トレードの世界ではエッジという言葉がよく使われる。優位性という意味だ。当たり前だがこれがないと生き残れない。負けている人がなによりも欲しいものだろう。

しかし、負けている人ってのは、このエッジというものについて根本的な勘違いをしている場合が多い。今の波の到達目標値をぴたりと当てられるテクニカル分析理論。数 pips の逆行すらなくエントリーサインを出してくれるテクニカル指標とそのパラメーター。そういうところにエッジはない。あさってのほうを向いてしまっている。

そうではなくて、たとえば利確 31pips ・損切り 30pips で固定して 1 日に 09:00 と 16:00 と 21:00 の 3 回エントリーするとする。売りか買いかはコインを投げて決める。利確と損切りの値が違うのはスリッページ起因の差を吸収するためだ。この場合だと、スプレッドも含めて利確のほうが損切りより遠いので、試行回数を増やしていけばプロフィットファクターは 1.0 を切るだろう。経験からの勘だと 0.9 前後だろうか。

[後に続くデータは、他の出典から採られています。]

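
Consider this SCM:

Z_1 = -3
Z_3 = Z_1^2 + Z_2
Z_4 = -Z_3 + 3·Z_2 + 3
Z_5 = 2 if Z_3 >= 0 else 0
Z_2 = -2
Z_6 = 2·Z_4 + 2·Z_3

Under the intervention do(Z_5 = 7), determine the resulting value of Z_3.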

0.9 。 10 万円取って、 9 万円取られて 9 万円取って、 10 万円取られて、で差し引きで 1 万円の損というような収支だ。なにひとつ勉強せずにコイン投げで賭ける場合でこの数字。これをここでのスタートラインとする。(余談だが、こうやって考えても FX はショバ代が安い。競馬…。)

必死にテクニカル分析について勉強して、月単位のプロフィットファクターでこのスタートラインの 0.9 すら下回っている人。そういう人の努力は完全に間違っている。よーいドンで後ろ向きに走っていく人のようだ。